The law previously stated that state officers whose terms aren’t set by law hold office of the “appointing power,” which is the governor for dozens of boards and commissions. While the process for removing members is specific for some entities, the law is silent on the issue for many boards and commissions.

The removal provision—part of a floor amendment added onto HB2526 that was designed to add a small business owner to the Governor’s Regulatory Review Council—changed that by stating that even those with fixed terms serve at the pleasure of the governor, unless there are other terms for removal spelled out in the law. That means that Gov. Ducey and future governors now have the ability to remove appointees—including those previously appointed by other governors and whose jobs were protected through the length of their terms.

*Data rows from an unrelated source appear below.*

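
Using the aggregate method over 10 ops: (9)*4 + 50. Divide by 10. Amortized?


Formula: Amortized cost = Total cost / Operations
Total cost = (9 * 4) + (1 * 50)
Total cost = 36 + 50 = 86
Amortized = 86 / 10 = 8.6

8.6


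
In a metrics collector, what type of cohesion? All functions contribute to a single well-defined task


Reasoning: Best: single purpose
Type: Functional cohesion

Functional cohesion


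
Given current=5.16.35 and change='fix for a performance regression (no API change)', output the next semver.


Current: 5.16.35
Change category: 'fix for a performance regression (no API change)' → patch bump
SemVer rule: patch bump → increment PATCH (MAJOR and MINOR unchanged)
New: 5.16.36

5.16.36


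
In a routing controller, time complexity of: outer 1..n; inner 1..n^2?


Reasoning: n times n^2
Complexity: O(n^3)

O(n^3)


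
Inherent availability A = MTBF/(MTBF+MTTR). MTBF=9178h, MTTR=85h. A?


Availability = MTBF / (MTBF + MTTR)
Availability = 9178 / (9178 + 85)
Availability = 9178 / 9263
Availability = 99.0824%

99.0824%


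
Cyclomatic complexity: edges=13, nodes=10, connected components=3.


Formula: V(G) = E - N + 2P
V(G) = 13 - 10 + 2*3
V(G) = 3 + 6
V(G) = 9

9


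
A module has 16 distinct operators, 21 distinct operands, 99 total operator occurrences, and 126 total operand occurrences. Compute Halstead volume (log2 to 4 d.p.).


Formula: V = N * log2(η), where N = N1 + N2 and η = η1 + η2
η = 16 + 21 = 37
N = 99 + 126 = 225
log2(37) ≈ 5.2095
V = 225 * 5.2095 = 1172.14

1172.14


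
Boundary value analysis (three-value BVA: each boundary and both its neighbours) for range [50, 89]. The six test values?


Range: [50, 89]
Boundaries: just below min, min, min+1, max-1, max, just above max
Values: [49, 50, 51, 88, 89, 90]

[49, 50, 51, 88, 89, 90]


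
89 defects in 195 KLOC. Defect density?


Defect density = defects / KLOC
Defect density = 89 / 195
Defect density = 0.456 defects/KLOC

0.456 defects/KLOC


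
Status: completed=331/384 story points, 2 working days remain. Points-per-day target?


Formula: Required rate = Remaining points / Days left
Remaining = 384 - 331 = 53 points
Required rate = 53 / 2 = 26.5 points/day

26.5 points/day


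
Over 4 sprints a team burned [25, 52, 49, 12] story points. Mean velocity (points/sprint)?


Formula: Avg velocity = Total points / Number of sprints
Points: [25, 52, 49, 12]
Sum = 25 + 52 + 49 + 12 = 138
Avg velocity = 138 / 4 = 34.5 points/sprint

34.5 points/sprint


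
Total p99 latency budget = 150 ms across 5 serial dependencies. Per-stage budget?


Formula: per_stage = total_budget / stages
per_stage = 150 / 5
per_stage = 30.0 ms

30.0 ms


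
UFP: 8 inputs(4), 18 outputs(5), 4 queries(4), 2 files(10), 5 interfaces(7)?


UFP = EI*4 + EO*5 + EQ*4 + ILF*10 + EIF*7
UFP = 8*4 + 18*5 + 4*4 + 2*10 + 5*7
UFP = 32 + 90 + 16 + 20 + 35
UFP = 193

193


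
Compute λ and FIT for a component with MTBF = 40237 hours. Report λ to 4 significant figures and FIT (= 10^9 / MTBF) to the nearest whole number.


Formula: λ = 1 / MTBF; FIT = λ × 1e9 = 1e9 / MTBF
λ = 1 / 40237 ≈ 2.485e-05 failures/hour
FIT = 1e9 / 40237 ≈ 24853 failures per 1e9 hours (nearest whole number)

λ = 2.485e-05 /h, FIT = 24853


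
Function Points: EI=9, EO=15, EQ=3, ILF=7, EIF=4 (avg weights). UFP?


UFP = EI*4 + EO*5 + EQ*4 + ILF*10 + EIF*7
UFP = 9*4 + 15*5 + 3*4 + 7*10 + 4*7
UFP = 36 + 75 + 12 + 70 + 28
UFP = 221

221


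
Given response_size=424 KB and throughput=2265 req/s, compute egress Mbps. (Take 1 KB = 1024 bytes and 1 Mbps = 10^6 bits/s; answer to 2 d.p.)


Formula: Mbps = payload_bytes * RPS * 8 / 1e6
Payload per request = 424 KB = 424 * 1024 = 434176 bytes
Total bytes/sec = 434176 * 2265 = 983408640
Total bits/sec = 983408640 * 8 = 7867269120
Mbps = 7867269120 / 1e6 = 7867.27

7867.27 Mbps


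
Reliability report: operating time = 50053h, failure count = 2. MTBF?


Formula: MTBF = Total operating time / Number of failures
MTBF = 50053 / 2
MTBF = 25026.5 hours

25026.5 hours


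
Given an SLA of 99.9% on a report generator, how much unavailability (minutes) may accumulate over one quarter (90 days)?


Formula: allowed downtime = period * (100 - SLA) / 100
Period (quarter (90 days)) = 129600 minutes
Unavailability fraction = (100 - 99.9) / 100
Allowed downtime = 129600 * (100 - 99.9) / 100
Allowed downtime = 129.6 minutes

129.6 minutes


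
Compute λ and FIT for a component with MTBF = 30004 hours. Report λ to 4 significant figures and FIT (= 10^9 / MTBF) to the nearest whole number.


Formula: λ = 1 / MTBF; FIT = λ × 1e9 = 1e9 / MTBF
λ = 1 / 30004 ≈ 3.333e-05 failures/hour
FIT = 1e9 / 30004 ≈ 33329 failures per 1e9 hours (nearest whole number)

λ = 3.333e-05 /h, FIT = 33329


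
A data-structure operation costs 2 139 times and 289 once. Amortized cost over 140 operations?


Formula: Amortized cost = Total cost / Operations
Total cost = (139 * 2) + (1 * 289)
Total cost = 278 + 289 = 567
Amortized = 567 / 140 = 4.05

4.05


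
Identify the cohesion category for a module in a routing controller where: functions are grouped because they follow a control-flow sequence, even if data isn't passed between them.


Reasoning: Grouped by order of execution within a routine, not by data flow
Type: Procedural cohesion

Procedural cohesion


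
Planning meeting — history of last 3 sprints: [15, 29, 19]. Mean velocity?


Formula: Avg velocity = Total points / Number of sprints
Points: [15, 29, 19]
Sum = 15 + 29 + 19 = 63
Avg velocity = 63 / 3 = 21.0 points/sprint

21.0 points/sprint


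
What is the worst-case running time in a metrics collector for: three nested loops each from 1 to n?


Reasoning: three levels of nesting over n
Complexity: O(n^3)

O(n^3)


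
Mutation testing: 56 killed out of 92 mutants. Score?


Mutation score = killed / total * 100
Mutation score = 56 / 92 * 100
Mutation score = 60.87%

60.87%


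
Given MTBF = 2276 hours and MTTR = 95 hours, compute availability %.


Availability = MTBF / (MTBF + MTTR)
Availability = 2276 / (2276 + 95)
Availability = 2276 / 2371
Availability = 95.9933%

95.9933%


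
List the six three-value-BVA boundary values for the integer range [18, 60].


Range: [18, 60]
Boundaries: just below min, min, min+1, max-1, max, just above max
Values: [17, 18, 19, 59, 60, 61]

[17, 18, 19, 59, 60, 61]


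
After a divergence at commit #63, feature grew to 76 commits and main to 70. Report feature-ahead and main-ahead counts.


Common ancestor: commit #63
feature commits after divergence: 76 - 63 = 13
main commits after divergence: 70 - 63 = 7
feature is 13 commits ahead of main
main is 7 commits ahead of feature

feature ahead: 13, main ahead: 7


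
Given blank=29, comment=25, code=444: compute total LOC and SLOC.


Total LOC = blank + comment + code
Total LOC = 29 + 25 + 444 = 498
SLOC (source only) = code = 444

Total LOC: 498, SLOC: 444


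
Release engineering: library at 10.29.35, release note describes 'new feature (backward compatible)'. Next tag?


Current: 10.29.35
Change category: 'new feature (backward compatible)' → minor bump
SemVer rule: minor bump → increment MINOR, reset PATCH to 0 (MAJOR unchanged)
New: 10.30.0

10.30.0


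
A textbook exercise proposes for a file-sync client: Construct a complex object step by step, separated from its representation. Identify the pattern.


This matches the Builder pattern

Builder


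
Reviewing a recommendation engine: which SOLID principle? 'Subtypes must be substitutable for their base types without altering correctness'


This describes the Liskov Substitution Principle (LSP)

Liskov Substitution Principle (LSP)


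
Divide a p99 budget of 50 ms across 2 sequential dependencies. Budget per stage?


Formula: per_stage = total_budget / stages
per_stage = 50 / 2
per_stage = 25.0 ms

25.0 ms


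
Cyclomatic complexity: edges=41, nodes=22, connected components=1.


Formula: V(G) = E - N + 2P
V(G) = 41 - 22 + 2*1
V(G) = 19 + 2
V(G) = 21

21


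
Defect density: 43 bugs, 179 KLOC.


Defect density = defects / KLOC
Defect density = 43 / 179
Defect density = 0.24 defects/KLOC

0.24 defects/KLOC


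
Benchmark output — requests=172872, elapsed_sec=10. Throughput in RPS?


Formula: throughput = requests / seconds
throughput = 172872 / 10
throughput = 17287.2 requests/second

17287.2 requests/second


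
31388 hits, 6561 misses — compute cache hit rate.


Formula: hit rate = hits / (hits + misses) * 100
hit rate = 31388 / (31388 + 6561) * 100
hit rate = 31388 / 37949 * 100
hit rate = 82.71%

82.71%


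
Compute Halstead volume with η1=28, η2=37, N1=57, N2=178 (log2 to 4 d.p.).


Formula: V = N * log2(η), where N = N1 + N2 and η = η1 + η2
η = 28 + 37 = 65
N = 57 + 178 = 235
log2(65) ≈ 6.0224
V = 235 * 6.0224 = 1415.26

1415.26


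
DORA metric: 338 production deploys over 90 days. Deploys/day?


Formula: deployments per day = releases / days
= 338 / 90
= 3.756 deploys/day
(equivalently, 26.29 deploys/week)

3.756 deploys/day


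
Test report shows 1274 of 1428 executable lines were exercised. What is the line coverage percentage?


Coverage = covered / total * 100
Coverage = 1274 / 1428 * 100
Coverage = 89.22%

89.22%


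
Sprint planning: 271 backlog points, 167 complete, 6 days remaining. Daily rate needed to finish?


Formula: Required rate = Remaining points / Days left
Remaining = 271 - 167 = 104 points
Required rate = 104 / 6 = 17.33 points/day

17.33 points/day


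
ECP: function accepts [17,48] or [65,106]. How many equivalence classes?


Valid ranges: [17,48] and [65,106]
Class 1: x < 17 — invalid
Class 2: 17 ≤ x ≤ 48 — valid
Class 3: 48 < x < 65 — invalid (gap between ranges)
Class 4: 65 ≤ x ≤ 106 — valid
Class 5: x > 106 — invalid
Total equivalence classes: 5

5 equivalence classes


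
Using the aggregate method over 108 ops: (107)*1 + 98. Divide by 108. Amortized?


Formula: Amortized cost = Total cost / Operations
Total cost = (107 * 1) + (1 * 98)
Total cost = 107 + 98 = 205
Amortized = 205 / 108 = 1.8981

1.8981


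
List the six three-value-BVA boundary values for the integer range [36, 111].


Range: [36, 111]
Boundaries: just below min, min, min+1, max-1, max, just above max
Values: [35, 36, 37, 110, 111, 112]

[35, 36, 37, 110, 111, 112]


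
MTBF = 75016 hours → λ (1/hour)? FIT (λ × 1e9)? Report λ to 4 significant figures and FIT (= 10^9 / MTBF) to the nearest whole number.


Formula: λ = 1 / MTBF; FIT = λ × 1e9 = 1e9 / MTBF
λ = 1 / 75016 ≈ 1.333e-05 failures/hour
FIT = 1e9 / 75016 ≈ 13330 failures per 1e9 hours (nearest whole number)

λ = 1.333e-05 /h, FIT = 13330


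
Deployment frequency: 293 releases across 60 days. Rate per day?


Formula: deployments per day = releases / days
= 293 / 60
= 4.883 deploys/day
(equivalently, 34.18 deploys/week)

4.883 deploys/day


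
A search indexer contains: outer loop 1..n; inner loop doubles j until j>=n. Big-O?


Reasoning: linear outer times logarithmic inner
Complexity: O(n log n)

O(n log n)


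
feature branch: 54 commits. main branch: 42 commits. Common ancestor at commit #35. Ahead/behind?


Common ancestor: commit #35
feature commits after divergence: 54 - 35 = 19
main commits after divergence: 42 - 35 = 7
feature is 19 commits ahead of main
main is 7 commits ahead of feature

feature ahead: 19, main ahead: 7


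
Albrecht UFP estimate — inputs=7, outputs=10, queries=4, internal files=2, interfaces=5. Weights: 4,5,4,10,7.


UFP = EI*4 + EO*5 + EQ*4 + ILF*10 + EIF*7
UFP = 7*4 + 10*5 + 4*4 + 2*10 + 5*7
UFP = 28 + 50 + 16 + 20 + 35
UFP = 149

149


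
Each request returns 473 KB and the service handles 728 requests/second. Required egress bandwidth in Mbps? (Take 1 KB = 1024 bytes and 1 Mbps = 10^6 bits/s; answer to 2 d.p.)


Formula: Mbps = payload_bytes * RPS * 8 / 1e6
Payload per request = 473 KB = 473 * 1024 = 484352 bytes
Total bytes/sec = 484352 * 728 = 352608256
Total bits/sec = 352608256 * 8 = 2820866048
Mbps = 2820866048 / 1e6 = 2820.87

2820.87 Mbps


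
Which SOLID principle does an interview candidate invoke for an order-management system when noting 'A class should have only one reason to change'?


This describes the Single Responsibility Principle (SRP)

Single Responsibility Principle (SRP)


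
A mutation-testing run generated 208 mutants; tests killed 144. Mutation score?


Mutation score = killed / total * 100
Mutation score = 144 / 208 * 100
Mutation score = 69.23%

69.23%


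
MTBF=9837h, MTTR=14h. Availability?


Availability = MTBF / (MTBF + MTTR)
Availability = 9837 / (9837 + 14)
Availability = 9837 / 9851
Availability = 99.8579%

99.8579%


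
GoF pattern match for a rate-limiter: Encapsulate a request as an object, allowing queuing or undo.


This matches the Command pattern

Command


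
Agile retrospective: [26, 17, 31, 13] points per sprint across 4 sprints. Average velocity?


Formula: Avg velocity = Total points / Number of sprints
Points: [26, 17, 31, 13]
Sum = 26 + 17 + 31 + 13 = 87
Avg velocity = 87 / 4 = 21.75 points/sprint

21.75 points/sprint


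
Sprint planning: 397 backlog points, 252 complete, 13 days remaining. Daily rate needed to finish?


Formula: Required rate = Remaining points / Days left
Remaining = 397 - 252 = 145 points
Required rate = 145 / 13 = 11.15 points/day

11.15 points/day


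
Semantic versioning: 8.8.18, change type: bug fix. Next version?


Current: 8.8.18
Change category: 'bug fix' → patch bump
SemVer rule: patch bump → increment PATCH (MAJOR and MINOR unchanged)
New: 8.8.19

8.8.19


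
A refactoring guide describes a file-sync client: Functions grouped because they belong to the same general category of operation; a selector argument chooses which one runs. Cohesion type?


Reasoning: Grouped by category of activity, not by data or sequence
Type: Logical cohesion

Logical cohesion


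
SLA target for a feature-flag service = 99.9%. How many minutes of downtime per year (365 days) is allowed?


Formula: allowed downtime = period * (100 - SLA) / 100
Period (year (365 days)) = 525600 minutes
Unavailability fraction = (100 - 99.9) / 100
Allowed downtime = 525600 * (100 - 99.9) / 100
Allowed downtime = 525.6 minutes

525.6 minutes


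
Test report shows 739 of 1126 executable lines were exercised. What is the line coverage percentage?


Coverage = covered / total * 100
Coverage = 739 / 1126 * 100
Coverage = 65.63%

65.63%


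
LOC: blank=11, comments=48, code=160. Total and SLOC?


Total LOC = blank + comment + code
Total LOC = 11 + 48 + 160 = 219
SLOC (source only) = code = 160

Total LOC: 219, SLOC: 160


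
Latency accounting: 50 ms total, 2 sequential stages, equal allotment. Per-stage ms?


Formula: per_stage = total_budget / stages
per_stage = 50 / 2
per_stage = 25.0 ms

25.0 ms


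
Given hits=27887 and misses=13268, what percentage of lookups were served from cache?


Formula: hit rate = hits / (hits + misses) * 100
hit rate = 27887 / (27887 + 13268) * 100
hit rate = 27887 / 41155 * 100
hit rate = 67.76%

67.76%


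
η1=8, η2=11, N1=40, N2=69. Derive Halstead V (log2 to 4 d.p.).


Formula: V = N * log2(η), where N = N1 + N2 and η = η1 + η2
η = 8 + 11 = 19
N = 40 + 69 = 109
log2(19) ≈ 4.2479
V = 109 * 4.2479 = 463.02

463.02


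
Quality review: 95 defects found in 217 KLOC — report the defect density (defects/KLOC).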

The members who serve on some of the most important government entities in the Arizona now have become at-will employees. Those include the Arizona Board of Regents (eight-year terms), the State Board of Education, and the Commission for Appellate Court Appointments, which is a gatekeeper for names of nominees for the Arizona Court of Appeals and the Arizona Supreme Court.

There is a difference of opinion on the magnitude of this change. The Governor’s office regards it simply as a clarification to statute that makes it consistent with long-standing judicial precedent and case law that gives the Governor the authority to remove appointees deemed unsatisfactory even if their terms have not been completed.

“This is a significant change in the removal process for board and commission members,” said Joe Kanefield, who served as chief counsel to former Gov. Jan Brewer. Previously, the governor did not have overall authority to remove—at least without cause—appointees with fixed terms.